In order to mitigate this risk, IOM, the UN Migration Agency, the DRC Ministry of Health and the World Health Organization (WHO) conducted this week joint assessments at various points of entry to the capital to gauge the strength of the area’s epidemiological surveillance system. The assessment focused on migration routes from the affected province of Equateur through the ports of Maluku and Kinkole on the Congo River and at the Beach Ngobila in the capital Kinshasa.
The assessment team found boats in the ports, which often travel between Kinshasa and the Equateur Province, stopping at several ports and carrying a few hundred people at a time. Sanitary conditions were very poor and health screenings non-existent at these ports.

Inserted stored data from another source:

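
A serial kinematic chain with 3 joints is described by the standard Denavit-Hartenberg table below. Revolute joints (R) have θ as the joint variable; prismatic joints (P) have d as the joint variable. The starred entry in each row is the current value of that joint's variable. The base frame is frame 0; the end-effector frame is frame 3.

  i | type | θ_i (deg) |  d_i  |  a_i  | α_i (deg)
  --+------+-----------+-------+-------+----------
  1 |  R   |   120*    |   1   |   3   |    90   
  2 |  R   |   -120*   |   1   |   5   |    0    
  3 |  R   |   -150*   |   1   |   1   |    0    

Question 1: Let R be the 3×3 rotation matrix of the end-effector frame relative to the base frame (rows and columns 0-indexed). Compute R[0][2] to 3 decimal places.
0.866

End-effector z-axis (col 2 of R) = (0.8660,0.5000,0.0000)
R[0][2] = 0.8660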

One boat captain told IOM that his “boat carries hundreds of passengers to different localities along the Congo river from Kinshasa, Kisangani through Mbandaka.” He added “I often bring people from Mbandaka and Bikoro (epi-centre of the outbreak) with hunting meat for sale.”
These assessments, carried out with the National Border Health Program, enabled response teams to immediately identify practical measures to strengthen health surveillance around the capital city.
These include training, equipping and deploying response teams to the river ports, whilst carrying out community mobilisation activities in villages upstream on the Congo River.
“There is a need to ensure that there are strong health screening, hygiene and sanitation measures in place in this environment where there is high risk for transmission” said Jean Philippe Chauzy, IOM’s Chief of Mission in the DRC. “These ports do not meet international standards for boarding and disembarking and the lack of effective surveillance could lead to Ebola cases being found in Kinshasa,” added Chauzy.
“It is important that ports in Kinshasa are included in preparedness efforts. Kinshasa is connected to Mbandaka and Bikoro through the Congo River – and Lake Tumba for Bikoro. From Kinshasa, travelers can reach any place in the world. Kinshasa is a home of more than 60 private and small ports along way Congo river. Travel and trade of cities along the Congo, Kasai and Ubangi rivers are intense. Strengthening public health capacities for early detection and response to Ebola, as well as other infectious diseases, is important in points of connection such as these two ports,” said Dr. Teresa Zakaria from the WHO surge team.
As of 22 May 2018, three health zones in the Equateur Province were affected, including Bikoro, Iboko and Wangata, with 58 cases including 27 deaths.
Since the beginning of the outbreak declaration, IOM has been conducting Population Mobility Mapping at the border points and in the affected areas to quantity and gather information on population movement.
IOM is also supporting the deployment of a team of epidemiologists, veterinarians, and hygiene specialists from the Ministry of Health to affected areas and nearby border areas. These teams are currently conducting health screenings and risk communication activities, while also putting in placs infection prevention and control measures at 16 key point of ntry to Equateur, Mai-Ndombe and Kinshasa.
IOM is appealing to donors USD 1.3 million to continue and expand its reponse to the Ebola outbreak.